Le défi du temps et le paradoxe de la marque

Le problème principal des marques est de savoir résister au temps. Comment défendre une marque, c'est-à-dire un repère précis, dans un environnement où tout bouge : la concurrence qui menace, les consommateurs dont les goûts évoluent, les distributeurs qui imitent vos produits et demandent une rémunération toujours croissante en échange d'une place dans leurs rayons ? Plus encore, comment assurer la pérennité de la marque en ne la coupant jamais des nouvelles générations de clients ?

Maintes entreprises vendent plusieurs marques sur un même marché : leur portefeuille de marques comporte des marques récentes et d'autres plus anciennes, voire de vieilles marques. Si ces dernières ne passionnent pas en général les jeunes managers, elles n'en représentent pas moins des chiffres d'affaires souvent très importants et des profits substantiels, liés à la fidélité des clients âgés. Ricoré est, par exemple, une des marques les plus rentables de Nestlé France. C'est une marque locale, très ancienne, mais dont le taux d'acheteurs fidèles est exceptionnel.

Pour acquérir son statut de repère, de contrat, la marque doit faire preuve d'une constance dans le temps : savoir rester intangible sur sa promesse initiale. Mais, en même temps, le marché ne cesse d'évoluer. Toute la difficulté se situe donc dans la recherche d'un équilibre entre l'identité et le changement. Là réside le paradoxe de la marque.

De nouveaux entrants fixent de nouveaux standards sur ce que la qualité veut dire. De nouveaux styles de vie émergent, que les acteurs principaux du marché ne prennent guère au sérieux avant de se rendre compte qu'ils ont laissé passer le coche. Rossignol et Salomon, symboles de l'olympisme et de la compétition, n'ont pas immédiatement perçu que les tribus de jeunes snowboarders accoutrés bizarrement préfiguraient une révolution dans tout le monde de la glisse, en opposition aux valeurs traditionnelles qu'ils portaient depuis des décennies. De nouveaux circuits de distribution ou d'accès aux consommateurs bousculent par ailleurs les traditionnelles chaînes de valeur et font surgir de nulle part des leaders inconnus : Dell, Amazon, etc. En permanence, il faut discerner ce qui est intouchable dans la marque (son noyau dur) et ce qui peut ou doit changer. Si le public se met à aimer le pamplemousse, peut-on fabriquer un Orangina qui ne soit pas à l'orange ?

Le fossé générationnel

Peu de variables sont aussi discriminantes que l'âge. Chaque tranche d'âge a une unité façonnée par le fait qu'elle a vécu les mêmes événements historiques, les mêmes joies, les mêmes problèmes. Or la transmission des us et coutumes se fait de plus en plus par ses pairs et non par sa famille. La conséquence en est que, désormais, les marques doivent elles-mêmes participer à l'apprentissage trans-générationnel. Toutefois, chaque génération se crée ses propres marques et rejette celles des générations antérieures. Il est donc nécessaire de développer un marketing à deux étages. Le client actuel est, certes, la source de profit immédiat. Mais il faut en même temps travailler à l'établissement de liens avec les générations nouvelles, sinon le futur est compromis. Yoplait a démontré sa modernité en lançant des yaourts à boire ou qui ne nécessitent plus de cuillère.
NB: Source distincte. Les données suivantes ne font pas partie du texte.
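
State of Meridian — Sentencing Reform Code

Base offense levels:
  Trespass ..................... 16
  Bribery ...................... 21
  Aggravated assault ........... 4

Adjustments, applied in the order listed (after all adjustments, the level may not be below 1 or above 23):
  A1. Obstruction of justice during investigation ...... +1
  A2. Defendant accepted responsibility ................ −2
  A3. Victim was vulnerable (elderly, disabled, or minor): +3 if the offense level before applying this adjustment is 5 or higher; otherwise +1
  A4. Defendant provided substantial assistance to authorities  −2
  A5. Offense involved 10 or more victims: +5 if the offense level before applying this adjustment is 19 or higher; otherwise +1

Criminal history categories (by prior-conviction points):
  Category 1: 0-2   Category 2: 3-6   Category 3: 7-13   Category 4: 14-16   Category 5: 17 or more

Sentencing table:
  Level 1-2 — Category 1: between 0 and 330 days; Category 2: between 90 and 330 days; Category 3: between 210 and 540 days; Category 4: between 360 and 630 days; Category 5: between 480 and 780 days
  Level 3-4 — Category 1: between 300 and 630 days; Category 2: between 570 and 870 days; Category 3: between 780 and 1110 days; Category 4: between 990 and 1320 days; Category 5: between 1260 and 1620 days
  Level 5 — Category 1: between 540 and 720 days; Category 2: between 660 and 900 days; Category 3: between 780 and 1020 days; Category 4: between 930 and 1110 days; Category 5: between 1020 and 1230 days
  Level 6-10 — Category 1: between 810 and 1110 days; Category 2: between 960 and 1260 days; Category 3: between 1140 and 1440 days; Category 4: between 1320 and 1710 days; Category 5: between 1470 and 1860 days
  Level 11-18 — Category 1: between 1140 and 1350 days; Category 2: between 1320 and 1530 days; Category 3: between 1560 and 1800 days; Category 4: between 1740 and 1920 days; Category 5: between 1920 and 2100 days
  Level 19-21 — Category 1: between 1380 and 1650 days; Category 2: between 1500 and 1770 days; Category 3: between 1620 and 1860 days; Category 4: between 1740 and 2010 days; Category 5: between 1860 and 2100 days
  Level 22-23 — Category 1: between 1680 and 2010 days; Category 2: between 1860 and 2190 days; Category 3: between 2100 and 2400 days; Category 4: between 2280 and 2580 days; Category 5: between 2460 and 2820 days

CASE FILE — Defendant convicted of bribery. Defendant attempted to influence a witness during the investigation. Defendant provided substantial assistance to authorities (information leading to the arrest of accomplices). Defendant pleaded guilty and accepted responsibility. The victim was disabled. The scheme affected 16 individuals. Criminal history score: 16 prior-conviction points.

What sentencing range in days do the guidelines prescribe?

2280-2580 days

Base offense level for bribery: 21.
A1 applies: 21 + 1 = 22.
A2 applies: 22 − 2 = 20.
A3 applies (level before this adjustment is 20 ≥ 5, so +3): 20 + 3 = 23.
A4 applies: 23 − 2 = 21.
A5 applies (level before this adjustment is 21 ≥ 19, so +5): 21 + 5 = 26.
Level 26 exceeds the maximum of 23; capped at 23.
Final offense level: 23.
Criminal history: 16 prior points → Category 4 (14-16).
Level 23 falls in the 22-23 band.
Grid: Level 22-23 × Category 4 = 2280-2580 days.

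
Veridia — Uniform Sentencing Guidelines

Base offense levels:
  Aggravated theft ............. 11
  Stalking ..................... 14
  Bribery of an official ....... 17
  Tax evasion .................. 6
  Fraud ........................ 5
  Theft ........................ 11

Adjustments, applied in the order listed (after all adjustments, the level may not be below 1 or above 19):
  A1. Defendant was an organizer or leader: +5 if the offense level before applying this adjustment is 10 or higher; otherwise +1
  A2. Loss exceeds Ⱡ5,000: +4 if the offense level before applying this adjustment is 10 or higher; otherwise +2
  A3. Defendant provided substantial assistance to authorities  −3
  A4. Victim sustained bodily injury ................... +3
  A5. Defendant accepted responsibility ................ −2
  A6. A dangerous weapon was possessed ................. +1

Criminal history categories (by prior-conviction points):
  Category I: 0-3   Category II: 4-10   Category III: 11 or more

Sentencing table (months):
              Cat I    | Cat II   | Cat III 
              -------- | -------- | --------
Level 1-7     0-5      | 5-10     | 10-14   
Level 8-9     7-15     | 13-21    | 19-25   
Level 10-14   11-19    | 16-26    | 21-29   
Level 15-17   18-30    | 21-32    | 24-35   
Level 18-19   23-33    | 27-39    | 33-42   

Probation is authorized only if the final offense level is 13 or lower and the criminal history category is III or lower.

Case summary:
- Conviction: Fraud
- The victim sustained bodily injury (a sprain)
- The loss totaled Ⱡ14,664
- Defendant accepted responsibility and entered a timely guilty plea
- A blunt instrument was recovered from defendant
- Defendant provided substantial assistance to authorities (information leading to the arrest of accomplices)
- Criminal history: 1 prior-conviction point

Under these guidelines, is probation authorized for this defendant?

Yes

Base offense level for fraud: 5.
A1 does not apply.
A2 applies (level before this adjustment is 5 < 10, so +2): 5 + 2 = 7.
A3 applies: 7 − 3 = 4.
A4 applies: 4 + 3 = 7.
A5 applies: 7 − 2 = 5.
A6 applies: 5 + 1 = 6.
Final offense level: 6.
Criminal history: 1 prior point → Category I (0-3).
Level 6 falls in the 1-7 band.
Grid: Level 1-7 × Category I = 0-5 months.
Probation check: level 6 ≤ 13 and category I ≤ III → eligible.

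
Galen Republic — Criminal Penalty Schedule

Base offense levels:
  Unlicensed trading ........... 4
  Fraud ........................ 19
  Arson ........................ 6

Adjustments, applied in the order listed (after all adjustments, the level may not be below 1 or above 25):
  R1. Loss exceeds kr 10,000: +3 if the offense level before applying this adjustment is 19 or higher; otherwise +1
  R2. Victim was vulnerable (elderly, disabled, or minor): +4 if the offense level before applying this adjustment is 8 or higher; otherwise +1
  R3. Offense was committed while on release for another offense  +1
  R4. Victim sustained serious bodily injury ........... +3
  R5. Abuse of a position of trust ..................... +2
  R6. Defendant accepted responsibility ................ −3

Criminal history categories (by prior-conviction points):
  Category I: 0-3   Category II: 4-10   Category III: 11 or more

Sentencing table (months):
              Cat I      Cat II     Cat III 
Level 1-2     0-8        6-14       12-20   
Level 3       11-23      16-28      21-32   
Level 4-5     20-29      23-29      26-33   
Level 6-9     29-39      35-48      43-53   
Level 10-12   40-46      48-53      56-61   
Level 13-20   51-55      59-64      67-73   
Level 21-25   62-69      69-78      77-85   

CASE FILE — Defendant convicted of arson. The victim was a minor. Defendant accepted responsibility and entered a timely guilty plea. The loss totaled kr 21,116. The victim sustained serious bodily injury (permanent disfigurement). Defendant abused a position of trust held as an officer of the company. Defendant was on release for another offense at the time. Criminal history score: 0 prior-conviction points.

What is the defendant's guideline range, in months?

Base offense level for arson: 6.
R1 applies (level before this adjustment is 6 < 19, so +1): 6 + 1 = 7.
R2 applies (level before this adjustment is 7 < 8, so +1): 7 + 1 = 8.
R3 applies: 8 + 1 = 9.
R4 applies: 9 + 3 = 12.
R5 applies: 12 + 2 = 14.
R6 applies: 14 − 3 = 11.
Final offense level: 11.
Criminal history: 0 prior points → Category I (0-3).
Level 11 falls in the 10-12 band.
Grid: Level 10-12 × Category I = 40-46 months.

40-46 months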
Mener ce combat sur deux fronts est difficile. La prospection des nouvelles générations dans leurs lieux de prédilection expose parfois à un accueil hostile. Il a ainsi fallu de la ténacité à la force de vente de Ricard lorsqu'il lui fut demandé de pénétrer les bars à thèmes, acquis aux alcools anglo-saxons ou tex-mex. Mais les résultats sont là. Loin d'être perçue comme une marque d'hier, la marque Ricard est prise au sérieux dans tous les lieux faiseurs de mode,[...]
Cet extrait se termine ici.